King Sturge has followed up the success of its industrious auction in July with a sale rate of 89% at an auction which saw the return of speculative developers.
The sale held at London’s Le Meridien on Wednesday, saw the amount raised drop significantly from its last total of £42m at its receivership sale, to £4.18m – although this figure was an increase on the £2.5m raised at its 1 July sale for Severn Trent.
Its catalogue was dominated by lots from Thames Water – all of which were sold on average at double the guide price.
‘Thames Water was our key client in this sale, and we got them a 100% sale rate,’ said Felix Rigg, partner and auctioneer at King Sturge.
‘It all went according to plan; we had a tremendous start with the sale of Buscot Mill and the sale rate shows that there is still life in the market yet for well priced property of all types – even if they are un-fundable.’
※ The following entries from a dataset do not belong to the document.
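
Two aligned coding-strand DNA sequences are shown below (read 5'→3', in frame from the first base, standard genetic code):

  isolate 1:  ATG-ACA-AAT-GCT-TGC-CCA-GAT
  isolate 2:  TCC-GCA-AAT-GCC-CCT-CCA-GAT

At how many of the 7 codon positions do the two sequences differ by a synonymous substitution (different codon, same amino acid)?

1

Codon 1: ATG Met / TCC Ser — nonsynonymous.
Codon 2: ACA Thr / GCA Ala — nonsynonymous.
Codon 3: AAT Asn / AAT Asn — identical.
Codon 4: GCT Ala / GCC Ala — synonymous.
Codon 5: TGC Cys / CCT Pro — nonsynonymous.
Codon 6: CCA Pro / CCA Pro — identical.
Codon 7: GAT Asp / GAT Asp — identical.
Synonymous differences: 1.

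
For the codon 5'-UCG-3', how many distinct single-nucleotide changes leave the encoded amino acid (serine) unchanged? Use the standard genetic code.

3

Position 1: none → 0 synonymous.
Position 2: none → 0 synonymous.
Position 3: UCU, UCC, UCA → 3 synonymous.
Total: 0 + 0 + 3 = 3.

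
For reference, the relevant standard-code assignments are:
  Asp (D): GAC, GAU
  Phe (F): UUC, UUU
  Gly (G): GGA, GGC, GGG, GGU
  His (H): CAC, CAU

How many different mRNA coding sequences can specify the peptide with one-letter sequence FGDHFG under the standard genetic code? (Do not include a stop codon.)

Phe: 2 codons.
Gly: 4 codons.
Asp: 2 codons.
His: 2 codons.
Phe: 2 codons.
Gly: 4 codons.
2 × 4 × 2 × 2 × 2 × 4 = 256.

256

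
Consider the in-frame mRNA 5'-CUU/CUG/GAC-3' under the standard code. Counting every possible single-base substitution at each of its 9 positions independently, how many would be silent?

8

Codon 1 (CUU, Leu): 3 synonymous substitutions.
Codon 2 (CUG, Leu): 4 synonymous substitutions.
Codon 3 (GAC, Asp): 1 synonymous substitution.
Total: 3 + 4 + 1 = 8.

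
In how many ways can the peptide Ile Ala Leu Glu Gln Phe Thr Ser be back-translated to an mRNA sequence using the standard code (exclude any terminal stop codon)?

Ile: 3 codons.
Ala: 4 codons.
Leu: 6 codons.
Glu: 2 codons.
Gln: 2 codons.
Phe: 2 codons.
Thr: 4 codons.
Ser: 6 codons.
3 × 4 × 6 × 2 × 2 × 2 × 4 × 6 = 13824.

13824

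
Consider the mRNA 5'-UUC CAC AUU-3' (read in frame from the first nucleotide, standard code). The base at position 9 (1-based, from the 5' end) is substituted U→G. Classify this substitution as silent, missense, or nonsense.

Position 9 falls in codon 3: AUU → Ile.
After the substitution the codon is AUG → Met.
Ile ≠ Met, so this is a missense mutation.

missense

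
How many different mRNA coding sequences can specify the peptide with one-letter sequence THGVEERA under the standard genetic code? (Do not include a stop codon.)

Thr: 4 codons.
His: 2 codons.
Gly: 4 codons.
Val: 4 codons.
Glu: 2 codons.
Glu: 2 codons.
Arg: 6 codons.
Ala: 4 codons.
4 × 2 × 4 × 4 × 2 × 2 × 6 × 4 = 12288.

12288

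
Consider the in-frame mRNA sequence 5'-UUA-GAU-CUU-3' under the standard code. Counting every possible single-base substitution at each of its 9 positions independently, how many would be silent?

Codon 1 (UUA, Leu): 2 synonymous substitutions.
Codon 2 (GAU, Asp): 1 synonymous substitution.
Codon 3 (CUU, Leu): 3 synonymous substitutions.
Total: 2 + 1 + 3 = 6.

6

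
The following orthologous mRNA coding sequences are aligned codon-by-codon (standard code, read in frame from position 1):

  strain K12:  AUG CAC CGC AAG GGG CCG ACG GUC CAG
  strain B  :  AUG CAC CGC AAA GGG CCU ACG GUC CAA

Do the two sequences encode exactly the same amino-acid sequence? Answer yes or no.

yes

Codon 1: AUG Met / AUG Met — identical.
Codon 2: CAC His / CAC His — identical.
Codon 3: CGC Arg / CGC Arg — identical.
Codon 4: AAG Lys / AAA Lys — synonymous.
Codon 5: GGG Gly / GGG Gly — identical.
Codon 6: CCG Pro / CCU Pro — synonymous.
Codon 7: ACG Thr / ACG Thr — identical.
Codon 8: GUC Val / GUC Val — identical.
Codon 9: CAG Gln / CAA Gln — synonymous.
Nonsynonymous differences: 0 → same protein.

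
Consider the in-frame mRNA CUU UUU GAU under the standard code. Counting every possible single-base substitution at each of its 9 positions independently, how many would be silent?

Codon 1 (CUU, Leu): 3 synonymous substitutions.
Codon 2 (UUU, Phe): 1 synonymous substitution.
Codon 3 (GAU, Asp): 1 synonymous substitution.
Total: 3 + 1 + 1 = 5.

5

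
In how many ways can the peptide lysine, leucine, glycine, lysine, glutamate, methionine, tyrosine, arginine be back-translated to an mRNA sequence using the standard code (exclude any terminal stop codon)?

2304

Lys: 2 codons.
Leu: 6 codons.
Gly: 4 codons.
Lys: 2 codons.
Glu: 2 codons.
Met: 1 codon.
Tyr: 2 codons.
Arg: 6 codons.
2 × 6 × 4 × 2 × 2 × 1 × 2 × 6 = 2304.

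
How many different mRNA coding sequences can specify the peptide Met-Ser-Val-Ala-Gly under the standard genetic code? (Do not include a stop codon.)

384

Met: 1 codon.
Ser: 6 codons.
Val: 4 codons.
Ala: 4 codons.
Gly: 4 codons.
1 × 6 × 4 × 4 × 4 = 384.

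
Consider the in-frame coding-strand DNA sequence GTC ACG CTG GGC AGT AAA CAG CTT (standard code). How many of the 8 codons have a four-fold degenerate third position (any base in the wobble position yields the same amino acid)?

5

Codon 1 GTC (Val): third position 4-fold.
Codon 2 ACG (Thr): third position 4-fold.
Codon 3 CTG (Leu): third position 4-fold.
Codon 4 GGC (Gly): third position 4-fold.
Codon 5 AGT (Ser): third position 2-fold.
Codon 6 AAA (Lys): third position 2-fold.
Codon 7 CAG (Gln): third position 2-fold.
Codon 8 CTT (Leu): third position 4-fold.
Four-fold degenerate third positions: 5.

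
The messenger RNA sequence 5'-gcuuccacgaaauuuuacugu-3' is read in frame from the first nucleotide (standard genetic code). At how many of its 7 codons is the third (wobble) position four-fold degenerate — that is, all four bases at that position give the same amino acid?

Codon 1 GCU (Ala): third position 4-fold.
Codon 2 UCC (Ser): third position 4-fold.
Codon 3 ACG (Thr): third position 4-fold.
Codon 4 AAA (Lys): third position 2-fold.
Codon 5 UUU (Phe): third position 2-fold.
Codon 6 UAC (Tyr): third position 2-fold.
Codon 7 UGU (Cys): third position 2-fold.
Four-fold degenerate third positions: 3.

3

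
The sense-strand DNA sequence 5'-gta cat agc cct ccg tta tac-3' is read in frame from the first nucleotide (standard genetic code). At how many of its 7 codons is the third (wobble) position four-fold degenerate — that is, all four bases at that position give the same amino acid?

3

Codon 1 GTA (Val): third position 4-fold.
Codon 2 CAT (His): third position 2-fold.
Codon 3 AGC (Ser): third position 2-fold.
Codon 4 CCT (Pro): third position 4-fold.
Codon 5 CCG (Pro): third position 4-fold.
Codon 6 TTA (Leu): third position 2-fold.
Codon 7 TAC (Tyr): third position 2-fold.
Four-fold degenerate third positions: 3.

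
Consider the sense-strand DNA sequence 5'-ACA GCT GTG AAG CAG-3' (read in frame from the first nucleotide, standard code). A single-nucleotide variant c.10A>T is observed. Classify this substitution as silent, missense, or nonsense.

nonsense

Position 10 falls in codon 4: AAG → Lys.
After the substitution the codon is TAG → Stop.
The new codon is a stop codon, so this is a nonsense mutation.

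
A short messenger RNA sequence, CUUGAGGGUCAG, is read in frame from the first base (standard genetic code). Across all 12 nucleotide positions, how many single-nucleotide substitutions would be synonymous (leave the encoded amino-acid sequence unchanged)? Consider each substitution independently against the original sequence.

8

Codon 1 (CUU, Leu): 3 synonymous substitutions.
Codon 2 (GAG, Glu): 1 synonymous substitution.
Codon 3 (GGU, Gly): 3 synonymous substitutions.
Codon 4 (CAG, Gln): 1 synonymous substitution.
Total: 3 + 1 + 3 + 1 = 8.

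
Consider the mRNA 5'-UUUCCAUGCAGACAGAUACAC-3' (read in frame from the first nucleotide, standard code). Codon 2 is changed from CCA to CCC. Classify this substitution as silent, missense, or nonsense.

Position 6 falls in codon 2: CCA → Pro.
After the substitution the codon is CCC → Pro.
Both encode Pro, so the change is synonymous.

silent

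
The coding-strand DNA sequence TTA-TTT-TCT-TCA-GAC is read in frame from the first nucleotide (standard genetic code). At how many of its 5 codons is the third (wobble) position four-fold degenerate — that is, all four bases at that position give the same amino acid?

Codon 1 TTA (Leu): third position 2-fold.
Codon 2 TTT (Phe): third position 2-fold.
Codon 3 TCT (Ser): third position 4-fold.
Codon 4 TCA (Ser): third position 4-fold.
Codon 5 GAC (Asp): third position 2-fold.
Four-fold degenerate third positions: 2.

2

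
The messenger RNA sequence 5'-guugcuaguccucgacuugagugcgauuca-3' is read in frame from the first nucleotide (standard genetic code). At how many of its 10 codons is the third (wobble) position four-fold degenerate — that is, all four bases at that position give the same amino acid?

Codon 1 GUU (Val): third position 4-fold.
Codon 2 GCU (Ala): third position 4-fold.
Codon 3 AGU (Ser): third position 2-fold.
Codon 4 CCU (Pro): third position 4-fold.
Codon 5 CGA (Arg): third position 4-fold.
Codon 6 CUU (Leu): third position 4-fold.
Codon 7 GAG (Glu): third position 2-fold.
Codon 8 UGC (Cys): third position 2-fold.
Codon 9 GAU (Asp): third position 2-fold.
Codon 10 UCA (Ser): third position 4-fold.
Four-fold degenerate third positions: 6.

6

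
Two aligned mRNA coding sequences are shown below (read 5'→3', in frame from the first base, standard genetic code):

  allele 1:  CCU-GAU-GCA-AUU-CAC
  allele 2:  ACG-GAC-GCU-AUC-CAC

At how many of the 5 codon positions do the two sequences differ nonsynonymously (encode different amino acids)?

1

Codon 1: CCU Pro / ACG Thr — nonsynonymous.
Codon 2: GAU Asp / GAC Asp — synonymous.
Codon 3: GCA Ala / GCU Ala — synonymous.
Codon 4: AUU Ile / AUC Ile — synonymous.
Codon 5: CAC His / CAC His — identical.
Nonsynonymous differences: 1.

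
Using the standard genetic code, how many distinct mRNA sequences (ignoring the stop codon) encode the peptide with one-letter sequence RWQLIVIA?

10368

Arg: 6 codons.
Trp: 1 codon.
Gln: 2 codons.
Leu: 6 codons.
Ile: 3 codons.
Val: 4 codons.
Ile: 3 codons.
Ala: 4 codons.
6 × 1 × 2 × 6 × 3 × 4 × 3 × 4 = 10368.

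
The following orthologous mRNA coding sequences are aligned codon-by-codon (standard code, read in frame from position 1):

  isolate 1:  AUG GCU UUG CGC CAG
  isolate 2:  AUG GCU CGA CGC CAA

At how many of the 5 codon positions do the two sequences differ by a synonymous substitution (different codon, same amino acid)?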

Stand-out lots included lot 8, Buscot Mill, land on Brandy Island on the Thames in Oxfordshire, which drew keen interest before the sale and went on to sell well above its guide price of £150,000 at £380,000.
Another was lot 28, Brent House Farm near Harlow in Essex which was the biggest lot of the day, selling at £660,000.
Simon Bailey, auctioneer at King Sturge, said that the sale saw the return of small-scale speculative developers to the room who bought up swathes of land without planning consent.
‘We saw some traders taking a punt, locals looking to buy adjacent property, and also some familiar faces from speculative developers. It is tough to value land that has no planning consent on it – so an auction is the best way to expose its worth.’